We had some additional camel-drivers from Kaleebah, who, of course, endeavoured to extort more than they had agreed for. When we had squabbled with them a little, we had the honour of receiving Sheikh Omer, of Mizdah, in the tent. He came with about thirty notables of the place, the greater part of whom sat outside the doorway, whilst he stroked his beard within, indulging in a touch of eau de Cologne and a cup of coffee. We read him the circular-letter of Izhet Pasha, and received all manner of civilities. The next day, indeed, he came to us to serve as guide through the country over which he wields delegated dominion. He had not far to go. His empire is a mere pocket one. The palm-trees are about three hundred in number, and there are but half-a-dozen diminutive fields of barley ripening in the ear, fed by irrigation from several wells which supply tolerably sweet water. A few onion-beds occur in the little gardens, which are partially shaded by some small trees.
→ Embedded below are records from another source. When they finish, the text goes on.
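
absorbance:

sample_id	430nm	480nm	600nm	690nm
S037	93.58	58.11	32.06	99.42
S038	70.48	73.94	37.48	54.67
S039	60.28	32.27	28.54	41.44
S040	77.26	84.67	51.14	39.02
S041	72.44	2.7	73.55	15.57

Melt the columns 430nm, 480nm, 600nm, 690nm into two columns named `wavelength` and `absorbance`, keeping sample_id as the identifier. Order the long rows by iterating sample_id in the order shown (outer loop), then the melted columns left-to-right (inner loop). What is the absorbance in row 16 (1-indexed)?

20 rows total (5 × 4). Row 16: index ⌊(16-1)/4⌋ = 3 into sample_id → S040; (16-1) mod 4 = 3 into the melted columns → 690nm.
So row 16 is (S040, 690nm, 39.02); absorbance = 39.02.

39.02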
Sheikh Omer supplied us with copious bowls of milk; the most refreshing thing, after all, that can be drank in the heat of the day. We were, however, impatient to get off, but had to wait for a blacksmith to shoe the horses of our chaouch. The only knowing man in this department was away at some neighbouring village, and it was necessary to send messengers to find him. There being nothing better to do, the day, accordingly, was spent in quarrelling. We had at least a hundred tongue-skirmishes between our people and the people of Mizdah—between our chaouch and the other chaouch—between our chaouch and the sheikh of the country—between Yusuf and the Fezzanee—between every individual black and every other individual black—Between our chaouch particularly and all the people of Mizdah:—in short, there were as many rows as it were possible for a logician to find relations betwixt man and man.
I must not forget that our chaouch, in spite of all this effervescence, had got up this morning in a very pious state of mind. He told us that a marabout had appeared to him in a dream, and had said, “O man! go to Soudan with the Christians, and thou shalt return with the blessing of God upon thee!” This vision seemed to have made a deep impression upon him at the time, but he had forgotten it long before it had ceased to be the subject of my anxious thoughts—“O God, I beseech thee, indeed, to give us a prosperous journey! But thy will be done. We are entirely in thy hands!”
April 10th.—We had another glorious row this morning before starting. A man who had gone to fetch the blacksmith, and found him not, demanded payment of two Tunisian piastres. The chaouch, suspecting that he never went at all, but concealed himself in the village, would not pay him. This brought on a collision. Sheikh Omer supported us; and so all the people of the other village took part against us. Two of them were armed, and some of us thought it advisable to load our pistols.